Nous avons notamment décidé de consacrer 1,35 milliard aux biotechnologies. Cela va permettre de réaliser des gains de productivité, de créer de nouveaux débouchés pour ces secteurs d’activité.

 

Ce que nous montre ensuite l’exemple de votre entreprise, c’est, et vous l’avez souligné au début de votre propos, c’est l’importance des PME et des entreprises de taille intermédiaire dans la vitalité de notre économie.

Dans votre secteur, il y a 10 500 entreprises, dont 95% ont moins de 250 salariés et 70% ont moins de 50 salariés.

Nous sommes là pour les soutenir et en particulier pour les soutenir dans leur développement à l’export. Chacun voit bien que c’est plus difficile pour une entreprise de 50 salariés de se développer sur des marchés que pour une entreprise à l’export et que pour une entreprise comme la vôtre.

En 1997, la France était le 2ème exportateur de produits agroalimentaires derrière les Etats-Unis. Nous sommes aujourd’hui à la 4ème place, nous avons été dépassés par les Pays-Bas et par l’Allemagne.

 

Nous devons donc nous battre pour retrouver notre place sur un secteur qui est vraiment un secteur d’excellence pour notre pays.

 

Le développement de vos entreprises passe évidemment par l’accès aux financements, financements nécessaires à l’investissement et à l’innovation.

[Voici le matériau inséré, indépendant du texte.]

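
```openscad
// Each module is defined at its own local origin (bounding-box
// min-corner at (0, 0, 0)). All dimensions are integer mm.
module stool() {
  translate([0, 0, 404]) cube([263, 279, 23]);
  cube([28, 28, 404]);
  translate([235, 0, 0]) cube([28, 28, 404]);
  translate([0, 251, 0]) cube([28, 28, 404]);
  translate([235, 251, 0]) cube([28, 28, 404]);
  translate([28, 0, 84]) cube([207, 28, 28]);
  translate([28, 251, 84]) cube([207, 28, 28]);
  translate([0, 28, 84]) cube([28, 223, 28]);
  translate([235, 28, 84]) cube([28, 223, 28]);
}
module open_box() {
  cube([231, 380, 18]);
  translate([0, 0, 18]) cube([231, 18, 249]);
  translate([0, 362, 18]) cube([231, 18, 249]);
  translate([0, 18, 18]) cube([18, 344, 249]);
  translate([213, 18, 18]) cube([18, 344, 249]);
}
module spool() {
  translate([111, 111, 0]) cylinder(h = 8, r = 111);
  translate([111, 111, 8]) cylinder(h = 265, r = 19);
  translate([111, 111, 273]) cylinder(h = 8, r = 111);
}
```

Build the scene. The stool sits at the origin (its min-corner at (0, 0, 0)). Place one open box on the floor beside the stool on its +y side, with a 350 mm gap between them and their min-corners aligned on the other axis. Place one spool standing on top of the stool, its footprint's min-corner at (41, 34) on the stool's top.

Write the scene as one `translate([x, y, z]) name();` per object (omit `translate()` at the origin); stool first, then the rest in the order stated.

stool();
translate([0, 629, 0]) open_box();
translate([41, 34, 427]) spool();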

Je veux rappeler le plan de sauvetage du secteur bancaire que nous avons mis en place, et qui a donné lieu à tant de propos outranciers : « milliards distribués aux entreprises financières »… En fait de milliards, on a prêté aux banques de quoi continuer à alimenter les entreprises et le développement de l’économie. Elles nous ont remboursés et cela nous a rapporté 2,7 milliards d’euros. Nous sommes d’ailleurs quasiment le seul pays en Europe qui ait gagné de l’argent - enfin je veux dire dans lequel le contribuable ait gagné un peu d’argent - dans le plan de sauvetage des banques. Ce n’est pas le cas en Grande-Bretagne, ce n’est pas le cas en Allemagne, cela n’est évidemment pas le cas en Irlande. Et grâce à ce plan, nos banques ont pu continuer, même si c’était difficile, à prêter aux PME durant la crise.

Aujourd’hui, les crédits qui sont mis en œuvre par notre secteur bancaire sont en forte progression : plus de 4 % sur un an.

L’Etat accompagne cet effort par l’intermédiaire d’OSEO. Nous avons aidé pendant la crise des dizaines de milliers de PME à financer leur trésorerie, ce qui a permis de sauver un nombre considérable d’emplois.

Désormais, nous demandons à OSEO de rester aussi mobilisé, mais cette fois-ci pour accompagner la reprise, comme l’illustre sa contribution au financement de votre centre de Recherche et Développement que nous venons d’inaugurer.

 

Pour se développer, il faut des banques qui vous prêtent de l’argent, mais il faut aussi disposer de fonds propres et c’est tout le rôle des investisseurs privés.

Nous avons, en 2007, mis en place un dispositif, ISF-PME, qui a permis de diriger chaque année un peu plus d’un milliard d’euros vers les fonds propres des PME.

Je veux vous dire que ce dispositif sera intégralement maintenu dans le cadre de la réforme de la fiscalité du patrimoine.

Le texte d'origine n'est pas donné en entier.